Le développement, en tant que processus supra
économique, ne saurait dépendre de la seule croissance
économique induite par les revenus pétroliers.
L'épanouissement économique, social et politique des populations
est inhérent à tout processus de développement. Dans ce
sens, l'exemple de pays comme la Norvège, les Etats-Unis, la Chine, les
Emirats Arabes Unis ou le Qatar témoigne de la possibilité d'une
prospérité, voire d'une puissance par le pétrole.

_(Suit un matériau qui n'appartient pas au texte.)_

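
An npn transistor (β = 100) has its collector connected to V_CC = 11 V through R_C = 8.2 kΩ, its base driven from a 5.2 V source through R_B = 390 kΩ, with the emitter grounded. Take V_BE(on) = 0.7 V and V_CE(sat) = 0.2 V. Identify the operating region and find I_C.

active; I_C ≈ 1.2 mA

Assume active. Base-emitter loop: I_B = (V_BB − V_BE)/R_B = (5.2 − 0.7)/390 = 0.0115 mA.
I_C = β·I_B = 100×0.0115 = 1.15 mA.
V_CE = V_CC − I_C·R_C = 11 − 1.15×8.2 = 1.54 V > V_CE(sat), so the active-region assumption holds.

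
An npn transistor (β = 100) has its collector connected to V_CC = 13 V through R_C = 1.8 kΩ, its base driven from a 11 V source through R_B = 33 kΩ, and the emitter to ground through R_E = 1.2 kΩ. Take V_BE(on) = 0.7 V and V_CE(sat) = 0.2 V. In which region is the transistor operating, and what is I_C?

saturation; I_C ≈ 4.2 mA

Assume active: I_B = (11 − 0.7)/(33 + 101×1.2) = 0.0668 mA, I_C = β·I_B = 6.68 mA.
Then V_CE = 13 − 6.68×1.8 − 6.75×1.2 = -7.12 V < 0.2 V — the active assumption fails.
Re-solve with V_CE = 0.2 V. KCL at the emitter: V_E/R_E = (V_BB−0.7−V_E)/R_B + (V_CC−0.2−V_E)/R_C, giving V_E = 5.23 V.
I_C = (V_CC − 0.2 − V_E)/R_C = (12.8 − 5.23)/1.8 = 4.21 mA.
Check: I_B = (10.3 − 5.23)/33 = 0.154 mA, and β·I_B = 15.4 mA > I_C, confirming saturation.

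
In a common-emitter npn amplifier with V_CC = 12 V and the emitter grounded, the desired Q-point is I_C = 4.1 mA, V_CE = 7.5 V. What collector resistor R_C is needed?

R_C ≈ 1.1 kΩ

Collector loop: V_CC = I_C·R_C + V_CE.
R_C = (V_CC − V_CE)/I_C = (12 − 7.5)/4.1 = 1.1 kΩ.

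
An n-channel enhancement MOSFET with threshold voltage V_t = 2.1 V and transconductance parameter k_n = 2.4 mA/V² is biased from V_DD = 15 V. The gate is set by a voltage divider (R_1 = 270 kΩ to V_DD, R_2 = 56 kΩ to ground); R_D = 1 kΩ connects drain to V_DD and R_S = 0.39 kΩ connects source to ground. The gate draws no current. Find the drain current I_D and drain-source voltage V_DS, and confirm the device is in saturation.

V_G = V_DD·R_2/(R_1+R_2) = 15×56/326 = 2.58 V.
Assume saturation: I_D = (k_n/2)(V_GS − V_t)² with V_GS = V_G − I_D·R_S = 2.58 − 0.39·I_D.
Substituting gives 0.183·I_D² − 1.45·I_D + 0.273 = 0, with roots I_D = 0.193 or 7.73 mA.
The root I_D = 7.73 mA gives V_GS = -0.438 V ≤ V_t, so take I_D = 0.193 mA.
Then V_GS = 2.5 V and V_DS = V_DD − I_D(R_D+R_S) = 15 − 0.193×1.39 = 14.7 V.
Saturation requires V_DS ≥ V_GS − V_t = 0.401 V; 14.7 ≥ 0.401 ✓.

I_D ≈ 0.19 mA, V_DS ≈ 15 V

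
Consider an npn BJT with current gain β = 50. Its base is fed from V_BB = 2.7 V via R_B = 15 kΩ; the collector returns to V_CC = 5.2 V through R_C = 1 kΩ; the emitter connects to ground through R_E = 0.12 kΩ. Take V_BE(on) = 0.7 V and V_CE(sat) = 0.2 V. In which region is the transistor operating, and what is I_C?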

Situé en bordure de la mer du Nord, la Norvège, avec 4,3% des
réserves mondiales, est un des plus grands producteurs de brut au
monde.368 L'exploitation pétrolière y est
essentiellement offshore et a débuté dans les années 1960,
soit à la même période qu'au Nigéria. Malgré
l'impact que les recettes pétrolières ont eu, à un moment
donné, dans l'économie du pays (30% des recettes d'exportation
annuelle au début des années 1980) il n'a jamais
été une « monarchie pétrolière » au sens
des pays du Golfe Persique. C'est un pays à la diversité
industrielle importante (métallurgie, chimie, construction
mécanique et navale, agro alimentaire, etc.) et au modèle de
développement appréciable. Les Etats-Unis et la Chine quant
à eux, en plus d'avoir su profiter économiquement de leurs
réserves propres, se sont servis de la géostratégie du
pétrole comme moyen de puissance. C'est en partie grâce à
elle qu'ils ont assis leur domination sur certaines régions
stratégiques du globe.369
Le cas des monarchies du Golfe Persique, que sont le Qatar et
l'Arabie saoudite, est plus complexe. Si les OPA dans le monde de la finance,
du football, des médias et de l'art ainsi que le soutien aux pays
musulmans peuvent être considérés
365 -Cf. supra
366 -Cf. supra
367 -Voir rapport mondial sur le développement humain
(1991), publié par le PNUD.
368 - Cf. « Nord, mer du », Microsoft®
Encarta® 2009 [DVD], Microsoft Corporation, 2008.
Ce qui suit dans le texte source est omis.